Leo du Feu

Scotland by Rail

To Ailsa Craig from Girvan shore, a good place to watch birds. The curling-stone island comes and goes in mists and rains. A crow from the train. Ivy covered trees bend in towards one another. Where a bridge once was, approaching Girvan. Evidence all along the route of other railway lines, now closed. To Ailsa Craig, as the railway steeply rises into hilly country.
Through a railway window. Regular rail users will recognise this cosy feel, sitting inside, relaxed, looking out. Leaving Girvan, the rails start to rise steeply, winding into the hills and offering views to Ailsa Craig. Oystercatchers on the shore, red legs, black jackets. Wherever one travels there will be wildlife to be watched. A view to the hills. Buzzards overhead and a crow on rocks. Blue sky and green hillside enticing.
Stumpy Tower, jackdaws perching. A light flashes on the horizon and a weather-vane ship rides the darkening sky. River crossing, Scottish Highlands. Incredibly still, reflecting water. My first painting from the West Highland Lines. The remains of a cottage, glimpsed from the train. A steep forest clearing south-east of Elgin.
To the Hill of Noth. Reflective water and fence posts that mimic the railway sleepers. Two silhouetted crows match two silhouetted trees. Alone in a landscape trees can seem like spindly giants stalking the hillsides. Childhood memories -  walking north of Huntly I encounter a tree house. My own gang-huts were never as impressive. Out-buildings at Huntly Lodge Farm. Glimpsed through a gateway.

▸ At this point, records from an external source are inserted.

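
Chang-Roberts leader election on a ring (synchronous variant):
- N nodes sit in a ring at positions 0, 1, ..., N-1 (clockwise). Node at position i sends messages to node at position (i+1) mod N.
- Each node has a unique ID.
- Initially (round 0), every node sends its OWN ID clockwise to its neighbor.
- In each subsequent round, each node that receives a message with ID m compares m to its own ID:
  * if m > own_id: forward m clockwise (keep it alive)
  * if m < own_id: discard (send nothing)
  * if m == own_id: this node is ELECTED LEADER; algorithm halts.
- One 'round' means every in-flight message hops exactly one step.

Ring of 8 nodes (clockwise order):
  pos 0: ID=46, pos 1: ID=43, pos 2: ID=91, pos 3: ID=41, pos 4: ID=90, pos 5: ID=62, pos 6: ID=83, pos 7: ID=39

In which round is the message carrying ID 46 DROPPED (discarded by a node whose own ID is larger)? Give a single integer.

Answer: 2

Derivation:
Round 1: pos1(id43) recv 46: fwd; pos2(id91) recv 43: drop; pos3(id41) recv 91: fwd; pos4(id90) recv 41: drop; pos5(id62) recv 90: fwd; pos6(id83) recv 62: drop; pos7(id39) recv 83: fwd; pos0(id46) recv 39: drop
Round 2: pos2(id91) recv 46: drop; pos4(id90) recv 91: fwd; pos6(id83) recv 90: fwd; pos0(id46) recv 83: fwd
Round 3: pos5(id62) recv 91: fwd; pos7(id39) recv 90: fwd; pos1(id43) recv 83: fwd
Round 4: pos6(id83) recv 91: fwd; pos0(id46) recv 90: fwd; pos2(id91) recv 83: drop
Round 5: pos7(id39) recv 91: fwd; pos1(id43) recv 90: fwd
Round 6: pos0(id46) recv 91: fwd; pos2(id91) recv 90: drop
Round 7: pos1(id43) recv 91: fwd
Round 8: pos2(id91) recv 91: ELECTED
Message ID 46 originates at pos 0; dropped at pos 2 in round 2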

Overgrown tracks at Keith. One of many scenes along the line that tell of times past. Oystercatcher at Nairn, flying low and emitting its piping call. The Black Isle beyond. Black on their fence-post perches. A whole field away so not disturbed by the passing of our train. So many hilltops to admire from the train. This one surrounded by dense dark forest.
Inverurie graveyard, a peaceful jumble of graves, trees, grasses and flowers. Leaving Elgin, the railway bends under several bridges. Later I painted from this sketch. Wildlife marshland, Elgin rooftops beyond. Reed bunting, mallards. The smell of shortbread baking! A kiln near Huntly, between an old estate and farmland.

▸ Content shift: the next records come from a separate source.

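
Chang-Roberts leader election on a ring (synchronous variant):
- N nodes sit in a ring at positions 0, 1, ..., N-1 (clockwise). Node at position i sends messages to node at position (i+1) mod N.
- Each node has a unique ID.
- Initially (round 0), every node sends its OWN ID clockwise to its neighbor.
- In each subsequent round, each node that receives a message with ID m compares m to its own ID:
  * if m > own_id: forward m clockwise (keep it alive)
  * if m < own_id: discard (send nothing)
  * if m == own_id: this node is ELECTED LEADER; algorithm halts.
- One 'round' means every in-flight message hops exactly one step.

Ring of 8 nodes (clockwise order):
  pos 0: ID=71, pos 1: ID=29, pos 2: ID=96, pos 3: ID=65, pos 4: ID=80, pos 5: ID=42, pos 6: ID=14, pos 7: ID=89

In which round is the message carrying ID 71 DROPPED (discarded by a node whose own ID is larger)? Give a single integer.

Round 1: pos1(id29) recv 71: fwd; pos2(id96) recv 29: drop; pos3(id65) recv 96: fwd; pos4(id80) recv 65: drop; pos5(id42) recv 80: fwd; pos6(id14) recv 42: fwd; pos7(id89) recv 14: drop; pos0(id71) recv 89: fwd
Round 2: pos2(id96) recv 71: drop; pos4(id80) recv 96: fwd; pos6(id14) recv 80: fwd; pos7(id89) recv 42: drop; pos1(id29) recv 89: fwd
Round 3: pos5(id42) recv 96: fwd; pos7(id89) recv 80: drop; pos2(id96) recv 89: drop
Round 4: pos6(id14) recv 96: fwd
Round 5: pos7(id89) recv 96: fwd
Round 6: pos0(id71) recv 96: fwd
Round 7: pos1(id29) recv 96: fwd
Round 8: pos2(id96) recv 96: ELECTED
Message ID 71 originates at pos 0; dropped at pos 2 in round 2

Answer: 2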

An interesting view of lines in a landscape. This later became a painting. Huntly Castle, atmospheric and grand. A tree-lined avenue lit by Narnian lamps. In the graveyard in Inverurie. An interesting combination of grassy mounds and mature beeches. Insch signal box & level-crossing. Sketched through rain-streaked windows as I sheltered in the waiting room.
Insch station and Dunnideer. Climb the station bridge steps to look up at the ancient hill fort. Details, Inverurie graveyard. A host of golden daffodils. Dunnideer, wind blowing, clouds speeding, buzzards circling, Jennifer reading. A miniature valley, spotted yellow with gorse. Scrubby grassland behind and a platoon of towering pines.
Forest, glimpsed from the train. A track leading up towards the darkening scene. From Dunnideer. A perfect vantage point to watch rainclouds storm across the land. The moon soft in the daytime sky. Looking up to Dunnideer. Another day I was up there looking down. On a walk from Keith. A cloudburst turned this country road into a streak of silver that flowed amongst the green.
Rolling stock at Inverurie. I loved the chunky rusty look of wagons and rails. Greenery emerging as it always does. Signal box, Huntly. Something rarely seen on the more major lines. The hill fort of Dunnideer. A place to sit and read and watch the train passing far below.
The Hill of Noth. Often semi-obscured by mist, landscape lightens as it recedes. A Huntly shed, signs of age, contrasting earthy reds and moss greens. A ruined building, glimpsed from the train, so much gorse. A station building at Nairn, smartly painted to fit with this seaside town.
A tumble-down cottage, trees taking over. By the River Bogie at Huntly. By the sidings in Keith, dark window-panes like eyes. A view from the train - sentinel trees form a gateway. A view from the train - a meeting of trees, buzzards above, forest and mountains beyond.
A view from the train - a pair of walkers were below a heavy sky. Crossing the Don at Inverurie. I walked by ploughed field to the meeting point of two rivers.
Elgin bridges. In my explorations I crossed both, meandering through the outskirts of the town. Elgin Cathedral. Stained-glass long gone but a beautiful view to replace it. Flowers at Nairn. One of many examples of disused station buildings being used for new ventures. In the Bin Forest, by Huntly. An erratic that formed an island in a forest clearing.
Old graveyard, Inverurie. The peaceful stillness disturbed only briefly by a passing train. And many birds calling.